Large exchange bias (~418 Oe at 2 K) observed.

Exchange bias decreases exponentially with temperature and vanishes above 30 K.

Training effect follows spin configurational relaxation model.

Abstract

In this paper I report, exchange bias effect in a bilayer thin film of amorphous zinc ferrite and nanocrystalline gallium ferrite. The amorphous zinc ferrite layer was deposited at room temperature (Ts = RT) on top of a nanocrystalline gallium ferrite thin film using a pulsed laser. This bilayer film showed large exchange bias effect (He ~ 418 Oe at 2 K).
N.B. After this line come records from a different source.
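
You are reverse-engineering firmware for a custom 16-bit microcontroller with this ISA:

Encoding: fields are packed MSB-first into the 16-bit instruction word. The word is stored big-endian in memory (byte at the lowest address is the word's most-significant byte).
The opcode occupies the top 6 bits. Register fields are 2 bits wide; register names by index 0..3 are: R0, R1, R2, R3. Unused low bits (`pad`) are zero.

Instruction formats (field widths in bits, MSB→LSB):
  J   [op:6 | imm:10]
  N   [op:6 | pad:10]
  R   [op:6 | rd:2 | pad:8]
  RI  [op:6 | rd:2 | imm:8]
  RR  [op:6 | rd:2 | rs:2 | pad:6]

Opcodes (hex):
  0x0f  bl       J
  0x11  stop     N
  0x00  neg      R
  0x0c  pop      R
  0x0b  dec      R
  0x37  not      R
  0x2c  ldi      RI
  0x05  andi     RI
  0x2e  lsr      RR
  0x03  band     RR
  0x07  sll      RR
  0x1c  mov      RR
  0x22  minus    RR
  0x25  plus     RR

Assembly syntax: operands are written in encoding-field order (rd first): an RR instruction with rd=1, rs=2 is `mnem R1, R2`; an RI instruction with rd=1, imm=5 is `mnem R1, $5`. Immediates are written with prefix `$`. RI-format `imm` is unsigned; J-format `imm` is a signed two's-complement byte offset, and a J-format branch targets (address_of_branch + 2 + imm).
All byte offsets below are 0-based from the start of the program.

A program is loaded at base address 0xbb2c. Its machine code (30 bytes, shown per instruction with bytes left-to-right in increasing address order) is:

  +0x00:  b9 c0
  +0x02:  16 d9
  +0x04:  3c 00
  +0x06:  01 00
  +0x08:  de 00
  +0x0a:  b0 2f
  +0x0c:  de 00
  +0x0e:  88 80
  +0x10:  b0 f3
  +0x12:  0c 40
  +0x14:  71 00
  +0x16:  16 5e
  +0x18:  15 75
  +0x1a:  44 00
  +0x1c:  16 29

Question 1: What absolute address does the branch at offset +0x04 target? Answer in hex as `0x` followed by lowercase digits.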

The exchange bias shift decreased exponentially as the temperature increased and disappeared for T > 30 K. Along with the exchange bias shift the film also showed enhanced magnetization in Field Cooled (FC) measurements as compared to the Zero Field Cooled (ZFC) magnetization. The bilayer film also showed training effect at 2 K, which followed spin configurational relaxation model. The observed exchange bias effect could be attributed to the pinning anisotropy of the spin glass amorphous zinc ferrite layer pinned at the interface of gallium ferrite.